Kurumsal baskıya ve özel sektörün işleri her zaman daha iyi yaptığına dair yanlış inanca yenik düşen Brian Mulroney'nin İlerici Muhafazakar hükümeti, 1980'lerde Connaught Labs'ı özelleştirdi. Bugün, bir zamanların göz kamaştırıcı Kanada kamu kuruluşundan geriye kalanlar dev bir Fransız ilaç şirketi tarafından devralındı.
The koronavirüs salgını Son kırk yıldır Anglo-Amerikan ülkelerinde (Kanada dahil) yol gösterici ilke olan ve hükümetin ve onun işlevlerinin sürekli olarak karalanmasına yol açan özel pazarın doğuştan üstün olduğu fikrinin yanlışlığını ortaya çıkarmaya nihayet yardımcı olabilir.
Neyse ki, Kanada'nın 1960'larda kurulan kamu sağlık sistemi o kadar popüler oldu ki, "sosyalleştirilmiş tıp" saldırılarına rağmen ayakta kaldı - her ne kadar siyasi liderlerimiz son yıllarda sistem için ayrılan fonları sessizce azaltmış olsa da.

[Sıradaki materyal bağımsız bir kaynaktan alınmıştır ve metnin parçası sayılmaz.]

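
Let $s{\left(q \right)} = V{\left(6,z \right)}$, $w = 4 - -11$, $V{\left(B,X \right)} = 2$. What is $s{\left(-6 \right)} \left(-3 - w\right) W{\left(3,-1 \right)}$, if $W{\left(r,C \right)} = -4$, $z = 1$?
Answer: $144$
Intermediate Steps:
$w = 15$ ($w = 4 + 11 = 15$)
$s{\left(q \right)} = 2$
$s{\left(-6 \right)} \left(-3 - w\right) W{\left(3,-1 \right)} = 2 \left(-3 - 15\right) \left(-4\right) = 2 \left(-18\right) \left(-4\right) = \left(-36\right) \left(-4\right) = 144$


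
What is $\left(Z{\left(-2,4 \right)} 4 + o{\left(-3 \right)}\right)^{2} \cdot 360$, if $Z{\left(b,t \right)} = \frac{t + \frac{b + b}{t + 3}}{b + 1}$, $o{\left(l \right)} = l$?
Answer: $\frac{4928040}{49} \approx 1.0057 \cdot 10^{5}$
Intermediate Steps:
$Z{\left(b,t \right)} = \frac{t + \frac{2 b}{3 + t}}{1 + b}$
$\left(Z{\left(-2,4 \right)} 4 + o{\left(-3 \right)}\right)^{2} \cdot 360 = \left(\frac{4^{2} + 2 \left(-2\right) + 3 \cdot 4}{3 + 4 + 3 \left(-2\right) - 8} \cdot 4 - 3\right)^{2} \cdot 360 = \left(\frac{16 - 4 + 12}{3 + 4 - 6 - 8} \cdot 4 - 3\right)^{2} \cdot 360 = \left(\frac{1}{-7} \cdot 24 \cdot 4 - 3\right)^{2} \cdot 360 = \left(\left(- \frac{1}{7}\right) 24 \cdot 4 - 3\right)^{2} \cdot 360 = \left(\left(- \frac{24}{7}\right) 4 - 3\right)^{2} \cdot 360 = \left(- \frac{96}{7} - 3\right)^{2} \cdot 360 = \left(- \frac{117}{7}\right)^{2} \cdot 360 = \frac{13689}{49} \cdot 360 = \frac{4928040}{49}$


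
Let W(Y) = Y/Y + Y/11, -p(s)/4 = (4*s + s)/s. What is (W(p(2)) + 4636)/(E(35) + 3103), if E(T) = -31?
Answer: 50987/33792 ≈ 1.5088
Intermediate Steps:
p(s) = -20 (p(s) = -4*(4*s + s)/s = -4*5*s/s = -4*5 = -20)
W(Y) = 1 + Y/11 (W(Y) = 1 + Y*(1/11) = 1 + Y/11)
(W(p(2)) + 4636)/(E(35) + 3103) = ((1 + (1/11)*(-20)) + 4636)/(-31 + 3103) = ((1 - 20/11) + 4636)/3072 = (-9/11 + 4636)*(1/3072) = (50987/11)*(1/3072) = 50987/33792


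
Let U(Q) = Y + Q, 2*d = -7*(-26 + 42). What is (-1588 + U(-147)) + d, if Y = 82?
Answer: -1709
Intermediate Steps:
d = -56 (d = (-7*(-26 + 42))/2 = (-7*16)/2 = (1/2)*(-112) = -56)
U(Q) = 82 + Q
(-1588 + U(-147)) + d = (-1588 + (82 - 147)) - 56 = (-1588 - 65) - 56 = -1653 - 56 = -1709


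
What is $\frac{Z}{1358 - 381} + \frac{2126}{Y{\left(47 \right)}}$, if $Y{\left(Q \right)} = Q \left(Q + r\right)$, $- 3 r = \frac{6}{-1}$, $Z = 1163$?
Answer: $\frac{4755491}{2250031} \approx 2.1135$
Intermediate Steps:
$r = 2$ ($r = - \frac{6 \frac{1}{-1}}{3} = - \frac{6 \left(-1\right)}{3} = \left(- \frac{1}{3}\right) \left(-6\right) = 2$)
$Y{\left(Q \right)} = Q \left(2 + Q\right)$ ($Y{\left(Q \right)} = Q \left(Q + 2\right) = Q \left(2 + Q\right)$)
$\frac{Z}{1358 - 381} + \frac{2126}{Y{\left(47 \right)}} = \frac{1163}{1358 - 381} + \frac{2126}{47 \left(2 + 47\right)} = \frac{1163}{977} + \frac{2126}{47 \cdot 49} = 1163 \cdot \frac{1}{977} + \frac{2126}{2303} = \frac{1163}{977} + 2126 \cdot \frac{1}{2303} = \frac{1163}{977} + \frac{2126}{2303} = \frac{4755491}{2250031}$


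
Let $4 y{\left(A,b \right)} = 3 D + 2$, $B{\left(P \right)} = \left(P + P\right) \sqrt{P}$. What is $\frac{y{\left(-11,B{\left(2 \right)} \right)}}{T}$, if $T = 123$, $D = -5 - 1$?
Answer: $- \frac{4}{123} \approx -0.03252$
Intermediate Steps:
$B{\left(P \right)} = 2 P^{\frac{3}{2}}$ ($B{\left(P \right)} = 2 P \sqrt{P} = 2 P^{\frac{3}{2}}$)
$D = -6$
$y{\left(A,b \right)} = -4$ ($y{\left(A,b \right)} = \frac{3 \left(-6\right) + 2}{4} = \frac{-18 + 2}{4} = \frac{1}{4} \left(-16\right) = -4$)
$\frac{y{\left(-11,B{\left(2 \right)} \right)}}{T} = - \frac{4}{123}$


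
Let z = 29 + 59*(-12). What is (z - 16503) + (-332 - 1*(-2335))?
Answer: -15179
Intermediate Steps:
z = -679 (z = 29 - 708 = -679)
(z - 16503) + (-332 - 1*(-2335)) = (-679 - 16503) + (-332 - 1*(-2335)) = -17182 + (-332 + 2335) = -17182 + 2003 = -15179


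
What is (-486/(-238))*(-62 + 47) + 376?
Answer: 41099/119 ≈ 345.37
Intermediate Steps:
(-486/(-238))*(-62 + 47) + 376 = -486*(-1/238)*(-15) + 376 = (243/119)*(-15) + 376 = -3645/119 + 376 = 41099/119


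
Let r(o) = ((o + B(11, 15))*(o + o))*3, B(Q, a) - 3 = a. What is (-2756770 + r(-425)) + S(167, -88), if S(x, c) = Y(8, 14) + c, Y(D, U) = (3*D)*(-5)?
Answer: -1719128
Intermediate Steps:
Y(D, U) = -15*D
B(Q, a) = 3 + a
S(x, c) = -120 + c (S(x, c) = -15*8 + c = -120 + c)
r(o) = 6*o*(18 + o) (r(o) = ((o + (3 + 15))*(o + o))*3 = ((o + 18)*(2*o))*3 = ((18 + o)*(2*o))*3 = (2*o*(18 + o))*3 = 6*o*(18 + o))
(-2756770 + r(-425)) + S(167, -88) = (-2756770 + 6*(-425)*(18 - 425)) + (-120 - 88) = (-2756770 + 6*(-425)*(-407)) - 208 = (-2756770 + 1037850) - 208 = -1718920 - 208 = -1719128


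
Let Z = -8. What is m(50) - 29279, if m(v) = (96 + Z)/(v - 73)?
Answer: -673505/23 ≈ -29283.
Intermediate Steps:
m(v) = 88/(-73 + v) (m(v) = (96 - 8)/(v - 73) = 88/(-73 + v))
m(50) - 29279 = 88/(-73 + 50) - 29279 = 88/(-23) - 29279 = 88*(-1/23) - 29279 = -88/23 - 29279 = -673505/23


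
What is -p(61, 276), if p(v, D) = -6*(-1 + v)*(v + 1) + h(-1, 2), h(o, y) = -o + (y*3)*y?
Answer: 22307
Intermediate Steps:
h(o, y) = -o + 3*y² (h(o, y) = -o + (3*y)*y = -o + 3*y²)
p(v, D) = 13 - 6*(1 + v)*(-1 + v) (p(v, D) = -6*(-1 + v)*(v + 1) + (-1*(-1) + 3*2²) = -6*(-1 + v)*(1 + v) + (1 + 3*4) = -6*(1 + v)*(-1 + v) + (1 + 12) = -6*(1 + v)*(-1 + v) + 13 = 13 - 6*(1 + v)*(-1 + v))
-p(61, 276) = -(19 - 6*61²) = -(19 - 6*3721) = -(19 - 22326) = -1*(-22307) = 22307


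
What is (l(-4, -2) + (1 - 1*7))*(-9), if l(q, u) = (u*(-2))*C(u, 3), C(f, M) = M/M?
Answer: 18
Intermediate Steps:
C(f, M) = 1
l(q, u) = -2*u (l(q, u) = (u*(-2))*1 = -2*u*1 = -2*u)
(l(-4, -2) + (1 - 1*7))*(-9) = (-2*(-2) + (1 - 1*7))*(-9) = (4 + (1 - 7))*(-9) = (4 - 6)*(-9) = -2*(-9) = 18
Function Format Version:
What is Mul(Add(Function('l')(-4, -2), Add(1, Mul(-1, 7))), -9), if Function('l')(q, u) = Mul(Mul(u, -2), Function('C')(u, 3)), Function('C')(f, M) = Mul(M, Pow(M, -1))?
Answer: 18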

Kamu sağlık hizmetlerine ayrılan fonları kesmenin aptallığı zaten çok açık değilse de, koronavirüs onu bir balyozla eve sürükledi - daha fazla mücadeleye tanık olduğumuz gibi ABD virüsü kontrol altına almakla karşı karşıya halk sağlığı hizmetlerinin eksikliği ile.
Yine de son yıllardaki özelleştirme kültüne uyma isteğimiz bizi olabileceğimizden daha zayıf ve daha az korunaklı bıraktı.
Artık Connaught Laboratuvarları'na sahip olmamakla kalmıyoruz, aynı zamanda Kanada, Kanada üniversitelerindeki temel tıbbi araştırmaları finanse etmek için yılda 1 milyar dolar harcıyor, ancak sonuçta ortaya çıkan tıbbi yenilikleri üretmek, kontrol etmek ve bunlardan kâr elde etmek için özel pazara güveniyor.
Örneğin, Ebola'yı tedavi etmek için bir aşı geliştirme konusundaki önemli çalışma, Winnipeg'deki Ulusal Mikrobiyoloji Laboratuvarı'ndaki Kanadalı bilim adamları tarafından yapıldı ve Kanada vergi mükelleflerinin parasıyla finanse edildi. Ancak aşının tek lisans hakları küçük bir ABD şirketine verildiDaha sonra ilaç devi Merck'e 50 milyon dolar karşılığında alt lisans verdi.
Merck şu anda aşıyı üretiyor olsa da, Journal of Law and Biosciences'ta yayınlanan yakın tarihli bir makaleye göre eleştirmenler, şirketin Batı Afrika'daki ölümcül Ebola salgını sırasında aşıyı üretime sokmak için "neredeyse hiçbir şey yapmadığını" suçladı.
Gelecekte küresel salgınlarda artış beklendiği için, Kanada'nın "özel sektör her zaman işleri daha iyi yapar" fikrine olan gözü kara bağlılığını yeniden düşünmenin zamanı gelmiş olabilir.
Her zaman kanıtlanmayan bu teori giderek daha da zoraki görünüyor.
ZNetwork yalnızca okuyucularının cömertliğiyle finanse edilmektedir.